First things first, why get a tax lawyer involved when you already have an accountant and other financial experts on board? A tax lawyer can round out your team of experts, offering advice on how to structure your business, acquire talented staff, deal with mergers, acquisitions, reorganizations and disputes, and even sell your business, all with tax savings in mind.
It starts with how you set up your business, and whether you choose to incorporate or not.
An incorporated business is its own entity. It can sue and be sued, own property, and have employees, with you—the owner—as a shareholder.
An unincorporated business can either be a sole proprietorship, with your personal assets on the line, or a partnership, where the liability is shared between you and a partner—or partners.
“A corporation is a separate taxpayer,” says Scott. “It pays its own corporate tax and then taxes its after-tax profits, and if it wants, it can pay dividends to the shareholders.”
Sole proprietorships and partnerships deal with taxes differently.
“It’s a flow-through or a nothing for tax purposes,” says Scott. “It doesn’t pay taxes on its own account. The profits just flow through to the owners.”
Another difference is in the tax rates.
Corporate tax rates are much lower than personal tax rates—those paid by sole proprietors/partners—but they provide more of a tax deferral than a tax savings.
“Eventually, you have to pay it out to yourself as a dividend and pay more tax,” says Scott, of the money earned in a corporation, “but it is a temporary tax savings deferral. As long as you leave the money in the corporation, you have more after-tax dollars to invest for the time being.”
Shares can provide more tax relief.
Some business owners will name family members as shareholders, to both spread out the tax burden and let those family members benefit from an eventual sale of shares.
Shares can also make your business more attractive to potential employees, especially in a competitive market that makes it hard to secure the best talent.

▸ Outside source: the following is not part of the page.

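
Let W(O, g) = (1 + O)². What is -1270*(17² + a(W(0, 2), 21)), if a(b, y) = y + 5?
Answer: -400050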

You might choose to offer up actual shares to your employees, or compensate your employees based on the value of your shares.
Either way, tax liabilities are deferred and you—and your family members and employees—can realize the benefits in the meantime.
When it comes to selling, the way your business is set up and the way you’re intending to sell could make your business more or less attractive to a buyer—and give you certain tax breaks.
Financial statements, tax returns, and even environmental reports will be subject to review, though selling shares versus assets can also impact the overall sale.
With a share sale, a buyer takes over your shares and inherits your company as is. You might also be eligible for a lifetime capital gains deduction, which would give you major tax savings.
With an asset sale, a buyer only takes on particular assets. This is usually the best-case scenario for them, as it allows them to choose what they want to buy without taking on further liabilities.
At the end of the day, connecting with a lawyer who can help you navigate your way around tax laws will save you more in the end.